Great to Great - Jim Collins - Audio Book CD - Abridged
Brand New (nevertheless shrink wrapped):
Abridged 5 CDs 6 hrs
The Challenge
Built to Last, the defining administration research of the nineties, showed how excellent businesses triumph over time and how long-term sustained performance is designed into the DNA of an enterprise within the fairly beginning.
But what about the organization that is not born with good DNA? How will wise firms, mediocre businesses, even bad businesses achieve enduring greatness?
The Study
For years, this query preyed found on the notice of Jim Collins. Are there firms that defy gravity and convert long-term mediocrity or worse into long-term superiority? And if thus, what are the universal distinguishing characteristics that result a firm to go from wise to fantastic?
The Standards
Utilizing tough benchmarks, Collins and his analysis team identified a set of elite firms that prepared the leap to remarkable results and sustained those results for at least fifteen years. How fantastic? After the leap, the good-to-great businesses produced cumulative stock returns that beat the general stock marketplace by a typical of 7 instances in fifteen years, much better than twice the results delivered by a composite index of the worldÕs biggest firms, including Coca-Cola, Intel, General Electric, and Merck.
The Comparisons
The analysis team contrasted the good-to-great businesses with a carefully chosen set of comparison firms that failed to create the leap from wise to perfect. What was different? Why did 1 set of firms become really amazing performers while the additional set stayed just wise?

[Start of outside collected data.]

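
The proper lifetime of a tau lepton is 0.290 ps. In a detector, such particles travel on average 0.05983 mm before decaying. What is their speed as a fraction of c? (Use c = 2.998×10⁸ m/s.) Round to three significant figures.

0.567c

d = βγcτ ⇒ βγ = d/(cτ) = 5.983×10^-5 m / (8.6942×10^-5 m) = 0.68816.
β = (βγ)/√(1+(βγ)²) = 0.68816/√1.473564 = 0.567.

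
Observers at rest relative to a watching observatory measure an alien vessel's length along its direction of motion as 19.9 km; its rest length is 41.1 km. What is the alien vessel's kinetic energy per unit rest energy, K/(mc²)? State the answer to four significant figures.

From L = L₀/γ: γ = 41.1/19.9 = 2.06533.
K/(mc²) = γ − 1 = 2.06533 − 1 = 1.065.

1.065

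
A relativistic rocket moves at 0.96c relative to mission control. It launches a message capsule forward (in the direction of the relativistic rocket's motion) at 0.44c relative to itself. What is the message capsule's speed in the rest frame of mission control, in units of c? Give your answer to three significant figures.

0.984c

In units of c, u = (u' + v)/(1 + u'v) with u' = 0.44 and v = 0.96.
Numerator: 0.44 + 0.96 = 1.4. Denominator: 1 + (0.44)(0.96) = 1.4224.
u = 1.4/1.4224 = 0.98425, so the speed is 0.984c.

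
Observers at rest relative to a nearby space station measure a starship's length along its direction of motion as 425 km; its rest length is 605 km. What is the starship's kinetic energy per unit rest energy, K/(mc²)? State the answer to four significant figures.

From L = L₀/γ: γ = 605/425 = 1.42353.
K/(mc²) = γ − 1 = 1.42353 − 1 = 0.4235.

0.4235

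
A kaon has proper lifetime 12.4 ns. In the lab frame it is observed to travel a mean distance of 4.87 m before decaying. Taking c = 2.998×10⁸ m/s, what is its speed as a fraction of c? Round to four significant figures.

d = βγcτ ⇒ βγ = d/(cτ) = 4.870 m / (3.71752 m) = 1.31.
β = (βγ)/√(1+(βγ)²) = 1.31/√2.7161 = 0.7949.

0.7949c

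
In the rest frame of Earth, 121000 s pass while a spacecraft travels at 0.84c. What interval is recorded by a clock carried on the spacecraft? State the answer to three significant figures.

65700 s

With β = 0.84, γ = 1/√(1 − 0.84²) = 1/√0.2944 = 1.843.
The spacecraft's clock runs slow as seen from Earth, so Δτ = Δt/γ = 121000/1.843 = 65700 s.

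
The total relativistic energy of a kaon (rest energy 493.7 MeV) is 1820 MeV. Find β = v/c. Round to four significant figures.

0.9625

Total energy E = γmc² gives γ = 1820/493.7 = 3.6864.
Hence β = √(1 − 1/γ²) = √(1 − 0.073586) = √0.926414 = 0.9625.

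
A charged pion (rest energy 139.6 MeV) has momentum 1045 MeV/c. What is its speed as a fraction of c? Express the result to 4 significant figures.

0.9912c

pc/(mc²) = 1045/139.6 = 7.4857 = βγ = β/√(1−β²).
So β² = x²/(1 + x²) with x = 7.4857: x² = 56.0357, β² = 56.0357/57.0357 = 0.982467, β = 0.9912.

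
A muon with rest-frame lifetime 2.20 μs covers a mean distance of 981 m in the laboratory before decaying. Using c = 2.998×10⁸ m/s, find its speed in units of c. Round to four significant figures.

Lab distance = (lab lifetime)·v = γτ·βc, so βγ = d/(cτ) = 981.0/(2.998×10⁸ × 2.200×10^-6) = 1.4874.
With βγ = 1.4874: γ² = 1 + (βγ)² = 3.21236, and β = (βγ)/γ = 1.4874/1.79231 = 0.8299.

0.8299c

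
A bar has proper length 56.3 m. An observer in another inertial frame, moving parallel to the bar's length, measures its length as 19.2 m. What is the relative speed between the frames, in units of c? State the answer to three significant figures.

0.940c

Length contraction gives γ = L₀/L = 56.3/19.2 = 2.9323.
β = √(1 − 1/γ²) = √0.883699 = 0.940.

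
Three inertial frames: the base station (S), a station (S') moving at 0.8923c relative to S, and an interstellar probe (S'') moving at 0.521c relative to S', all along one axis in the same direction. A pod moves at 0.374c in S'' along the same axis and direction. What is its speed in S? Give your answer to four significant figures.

First combine the pod and interstellar probe (S''→S'): u₁ = (0.374 + 0.521)/(1 + 0.374×0.521) = 0.895/1.194854 = 0.74905.
Then combine with the station (S'→S): u = (0.74905 + 0.8923)/(1 + 0.74905×0.8923) = 1.64135/1.668377315 = 0.9838.

0.9838c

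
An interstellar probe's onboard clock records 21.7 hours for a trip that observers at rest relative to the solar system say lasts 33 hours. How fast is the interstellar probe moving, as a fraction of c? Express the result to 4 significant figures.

0.7534c

γ = Δt/Δτ = 33/21.7 = 1.5207.
β = √(1 − 1/γ²) = √(1 − 0.432427) = √0.567573 = 0.7534.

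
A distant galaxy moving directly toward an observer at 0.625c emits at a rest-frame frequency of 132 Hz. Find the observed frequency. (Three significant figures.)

Relativistic Doppler (source moving toward): f_obs = f_src · √((1+β)/(1−β)).
With β = 0.625: factor = √(1.625/0.375) = 2.0817.
f_obs = 132 × 2.0817 = 275 Hz.

275 Hz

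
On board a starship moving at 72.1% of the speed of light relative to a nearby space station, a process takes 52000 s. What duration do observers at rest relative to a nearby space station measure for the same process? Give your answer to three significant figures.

β² = 0.519841, so γ = 1/√0.480159 = 1.4431.
The onboard clock measures proper time, so the interval in the rest frame of a nearby space station is dilated: Δt = γ·Δτ = 1.4431 × 52000 s = 75000 s.

75000 s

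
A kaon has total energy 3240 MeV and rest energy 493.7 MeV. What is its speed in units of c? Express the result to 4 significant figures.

0.9883c

Total energy E = γmc² gives γ = 3240/493.7 = 6.5627.
Hence β = √(1 − 1/γ²) = √(1 − 0.0232185) = √0.9767815 = 0.9883.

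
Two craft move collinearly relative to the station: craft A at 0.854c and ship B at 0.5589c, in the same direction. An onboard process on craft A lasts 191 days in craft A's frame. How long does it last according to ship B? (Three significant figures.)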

Over five years, the team analyzed the histories of all twenty-eight firms in the research. After sifting through mountains of information and thousands of pages of interviews, Collins and his team noticed the key determinants of greatness why some firms create the leap and others don't.
The Findings
The results of the Great to Great research may surprise countless visitors and shed light on almost every region of administration approach and practice. The results include:
* Level 5 Leaders: The analysis team was surprised to discover the sort of leadership needed to achieve greatness.
* The Hedgehog Concept (Simplicity in the Three Circles): To go from superior to perfect needs transcending the curse of competence.
* A Culture of Discipline: If you combine a culture of discipline with an ethic of entrepreneurship, you receive the magical alchemy of ideal results.
* Technology Accelerators: Good-to-great firms think differently about the part of development.
* The Flywheel and the Doom Loop: Those who release radical change programs and wrenching restructurings can virtually absolutely are not able to create the leap.
Some of the key concepts discerned in the research, comments Jim Collins, "fly in the face of our contemporary company culture and can, very frankly, upset some folks. Perhaps, but who will afford to ignore these findings?
About The Author Jim Collins
Jim Collins is a student and instructor of enduring superb businesses -- how they grow, how they achieve superior performance, and how superior firms will become ideal businesses. Having invested over a decade of analysis into the topic, Jim has authored or co-authored 4 books, including the classic BUILT TO LAST, a fixture found on the Company Week right seller list for over six years, and has been translated into 25 languages. His function has been showcased in Fortune, The Wall Street Journal, Company Week, Harvard Company Review, and Fast Company.
Jim’s latest book, GOOD TO GREAT: Why Some Companies Make the Leap … And Others Don’t attained long-running positions found on the New York Times, Wall Street Journal and Company Week ideal seller lists, has sold 2.5 million hardcover duplicates since publication and has been translated into 32 languages.
Driven by a relentless curiosity, Jim started his analysis and training profession found on the faculty at Stanford Graduate School of Company, where he received the Distinguished Teaching Award in 1992. In 1995, he founded a administration laboratory in Boulder, Colorado, where he today conducts analysis and teaches professionals within the business and social sectors.
Jim has served as a instructor to senior professionals and CEOs at over a 100 businesses. He has equally worked with social sector companies, such as: Johns Hopkins Medical School, the Girl Scouts of the USA, the Leadership Network of Churches, the American Association of K-12 School Superintendents, and the United States Marine Corps. In 2005 he published a monograph: Great to Great and the Social Sectors.
Jim invests a noticeable part of his power in large-scale analysis projects -- usually five or even more years in length -- to develop fundamental insights and then translate those results into books, articles and lectures. He utilizes his administration laboratory to function straight with professionals and to develop useful tools for applying the concepts that flow from his analysis.
Additionally, Jim is an avid rock climber and has prepared free ascents of the West Face of El Capitan and the East Face of Washington Column in Yosemite Valley.